8 essential vitamins for the flawless skin

CHANDIGARH
Working on your skin health, eating a healthy diet will make you achieve flawless skin. It would also improve your gut health, skin, and overall physical health. There is no doubt that there are countless benefits to mental health also.
A car needs petrol to work likewise, our body needs a healthy and nutritious diet to function properly.

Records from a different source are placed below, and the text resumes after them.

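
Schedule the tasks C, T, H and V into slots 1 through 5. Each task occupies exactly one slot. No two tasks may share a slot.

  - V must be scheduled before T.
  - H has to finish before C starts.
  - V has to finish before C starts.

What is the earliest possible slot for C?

3

Precedence pushes C to at least 2.
C at 3 is achievable: V -> 1; C -> 3; T -> 4; H -> 2.
Nothing earlier works — the capacity limit rule out every slot before 3.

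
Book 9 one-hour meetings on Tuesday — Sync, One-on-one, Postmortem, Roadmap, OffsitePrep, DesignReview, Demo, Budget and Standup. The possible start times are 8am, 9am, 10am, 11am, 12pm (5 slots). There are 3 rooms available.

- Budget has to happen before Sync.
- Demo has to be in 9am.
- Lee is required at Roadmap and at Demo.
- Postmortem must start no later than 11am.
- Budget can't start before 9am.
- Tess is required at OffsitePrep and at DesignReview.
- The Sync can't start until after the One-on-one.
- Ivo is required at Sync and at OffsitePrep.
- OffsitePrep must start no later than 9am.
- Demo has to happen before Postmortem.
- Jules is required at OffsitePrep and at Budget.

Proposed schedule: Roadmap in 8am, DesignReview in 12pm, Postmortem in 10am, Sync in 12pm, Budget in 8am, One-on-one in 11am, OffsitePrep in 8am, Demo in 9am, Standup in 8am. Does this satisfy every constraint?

No. Jules is required at OffsitePrep and at Budget is not satisfied.

The Sync can't start until after the One-on-one — holds.
Budget can't start before 9am — violated.
Lee is required at Roadmap and at Demo — holds.
Demo has to be in 9am — holds.
Ivo is required at Sync and at OffsitePrep — holds.
Tess is required at OffsitePrep and at DesignReview — holds.
OffsitePrep must start no later than 9am — holds.
Demo has to happen before Postmortem — holds.
Jules is required at OffsitePrep and at Budget — violated.
Budget has to happen before Sync — holds.
Postmortem must start no later than 11am — holds.
There are 3 rooms available — violated.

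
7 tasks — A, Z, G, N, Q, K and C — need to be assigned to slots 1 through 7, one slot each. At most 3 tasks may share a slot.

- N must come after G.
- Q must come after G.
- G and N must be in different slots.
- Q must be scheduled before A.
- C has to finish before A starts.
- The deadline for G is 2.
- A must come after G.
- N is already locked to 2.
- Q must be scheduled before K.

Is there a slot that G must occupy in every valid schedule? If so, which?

G's window is 1–2.
N is fixed at 2, and G can't share a slot with N.
So G must be 1.

1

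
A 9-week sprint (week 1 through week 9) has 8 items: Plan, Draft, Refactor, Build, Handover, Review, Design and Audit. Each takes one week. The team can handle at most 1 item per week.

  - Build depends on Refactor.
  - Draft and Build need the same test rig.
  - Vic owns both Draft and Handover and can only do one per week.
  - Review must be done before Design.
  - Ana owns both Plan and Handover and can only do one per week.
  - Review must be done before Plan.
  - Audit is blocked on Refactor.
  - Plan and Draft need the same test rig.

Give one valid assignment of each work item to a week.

Audit -> week 6; Refactor -> week 1; Handover -> week 8; Design -> week 5; Review -> week 2; Build -> week 4; Draft -> week 7; Plan -> week 3

Checking: Review(week 2) before Design(week 5); Refactor(week 1) before Audit(week 6); Review(week 2) before Plan(week 3); Refactor(week 1) before Build(week 4); Draft(week 7) != Build(week 4); Plan(week 3) != Handover(week 8); Plan(week 3) != Draft(week 7); Draft(week 7) != Handover(week 8); max 1 per week (cap 1).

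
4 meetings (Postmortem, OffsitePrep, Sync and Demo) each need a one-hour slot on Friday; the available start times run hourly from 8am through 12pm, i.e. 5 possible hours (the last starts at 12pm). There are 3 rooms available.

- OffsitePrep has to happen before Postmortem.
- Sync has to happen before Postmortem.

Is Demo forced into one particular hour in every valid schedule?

No

Demo can be 8am (e.g. Demo=8am; Postmortem=9am; Sync=8am; OffsitePrep=8am) or 9am (e.g. Sync in 8am, OffsitePrep in 8am, Demo in 9am, Postmortem in 9am).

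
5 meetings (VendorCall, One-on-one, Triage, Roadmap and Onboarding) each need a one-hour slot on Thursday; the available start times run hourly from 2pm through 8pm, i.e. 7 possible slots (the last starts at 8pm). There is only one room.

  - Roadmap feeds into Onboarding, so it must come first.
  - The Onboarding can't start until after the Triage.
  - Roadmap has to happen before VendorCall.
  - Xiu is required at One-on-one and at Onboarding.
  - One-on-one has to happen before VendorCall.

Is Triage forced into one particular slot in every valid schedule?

No

Triage can be 2pm (e.g. Triage -> 2pm; Onboarding -> 6pm; One-on-one -> 4pm; VendorCall -> 5pm; Roadmap -> 3pm) or 3pm (e.g. VendorCall -> 5pm; Onboarding -> 6pm; Roadmap -> 2pm; Triage -> 3pm; One-on-one -> 4pm).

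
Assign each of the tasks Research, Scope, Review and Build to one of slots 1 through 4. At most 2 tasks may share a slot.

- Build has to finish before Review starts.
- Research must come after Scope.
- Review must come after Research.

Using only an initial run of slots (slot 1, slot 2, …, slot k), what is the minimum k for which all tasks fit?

The precedence chain requires at least 3 distinct slots.
With at most 2 per slot and 4 tasks, at least 2 slots are needed.
3 works (last occupied slot: 3): for example Review in 3, Build in 1, Scope in 1, Research in 2.

3 slots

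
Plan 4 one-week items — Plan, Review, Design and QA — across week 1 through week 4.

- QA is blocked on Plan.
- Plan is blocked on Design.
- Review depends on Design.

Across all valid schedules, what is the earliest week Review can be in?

Precedence pushes Review to at least week 2.
Review at week 2 is achievable: Design in week 1, QA in week 3, Plan in week 2, Review in week 2.

week 2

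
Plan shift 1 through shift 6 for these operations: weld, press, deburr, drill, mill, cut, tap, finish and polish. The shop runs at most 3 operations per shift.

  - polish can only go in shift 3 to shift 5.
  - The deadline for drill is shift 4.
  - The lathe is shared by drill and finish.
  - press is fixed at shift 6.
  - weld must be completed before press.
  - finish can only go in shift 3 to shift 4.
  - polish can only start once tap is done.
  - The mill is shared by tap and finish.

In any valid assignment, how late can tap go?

shift 4

Downstream work caps tap at shift 4.
tap at shift 4 is achievable: deburr -> shift 1; mill -> shift 2; press -> shift 6; cut -> shift 2; drill -> shift 1; weld -> shift 1; tap -> shift 4; polish -> shift 5; finish -> shift 3.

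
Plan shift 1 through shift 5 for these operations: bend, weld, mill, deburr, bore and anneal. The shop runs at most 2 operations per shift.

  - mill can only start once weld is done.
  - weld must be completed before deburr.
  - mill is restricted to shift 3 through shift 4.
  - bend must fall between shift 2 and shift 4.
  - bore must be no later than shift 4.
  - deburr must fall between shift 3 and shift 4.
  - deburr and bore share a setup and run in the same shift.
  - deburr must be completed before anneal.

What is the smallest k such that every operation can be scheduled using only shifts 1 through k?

The precedence chain requires at least 3 distinct shifts.
With at most 2 per shift and 6 operations, at least 3 shifts are needed.
Propagating the time windows through the other constraints, anneal can't land before shift 4, so the schedule must run through at least shift 4.
4 works (last occupied shift: shift 4): for example bend -> shift 2, weld -> shift 1, deburr -> shift 3, mill -> shift 4, anneal -> shift 4, bore -> shift 3.

4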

Essential nutrients for healthy skin
1. Vitamin-A
Retinoids promote the production of new skin cells and carotenoids, which protects against cell damage and premature ageing. Two types of Vitamin-A are vital to maintaining skin health. Some of the dietary sources are: the bright yellow- and orange-coloured fruits and vegetables, along with the greens, give you an adequate amount of Vitamin-A. Other sources to be included in your diet according to the season are sweet potatoes, tomatoes, pumpkin, carrots.
2. Vitamin-E
Vitamin E is a magic wand to keep your skin soft and flawless. Nowadays there are countless vitamin e creams available in the markets that adults apply on their faces. Apart from the creams choose sources of vitamin e such as overnight soaked almonds, Cashews, Walnuts, Chia seeds, Flax seeds, etc which will add to the vitamin intake.
3. Omega-3 Fatty Acids
Having external and internal natural glow is equally important. Some food sources of Omega-3 fatty acids are Salmons, Sardine, along with some vegetable sources like Walnuts, Chia seeds, and Peanuts, which are useful sources to enhance your skin health.
4. Selenium
Selenium contains antioxidants which fight sun damage, dark spots and aging. Brazil nuts, Fish, Tomatoes, Shellfish and Eggs are some excellent dietary sources of selenium.
5. Collagen
Collagen is a protein and is counted as a building block of our skin. It makes up around 75% of the skin. But with ageing collagen degrades. Some habits like smoking and increased stress can further increase collagen breakdown. Three ingredients that help in collagen production are Vitamin-C, Zinc and Copper, along with an adequate amount of protein.
6. Vitamin-C
A powerful antioxidant that protects from skin ageing is vitamin-C. Other than enhancing collagen production, it is useful for skin structure and resilience. To reap the benefit, drink one glass of lemonade. Add bell peppers, citrus fruits or even amla, as some extra sources of vitamin C to our daily diets.
7. Zinc
Zinc is important to cleanse bacteria and to remove oil, both of which cause acne. Food sources of zinc are beans, legumes, nuts, and whole grains.
8. Copper
Copper is a vital source for skin defence, cell regeneration and balancing barrier function. Lentils, Nuts, Oilseeds, Avocados are some dietary sources of copper.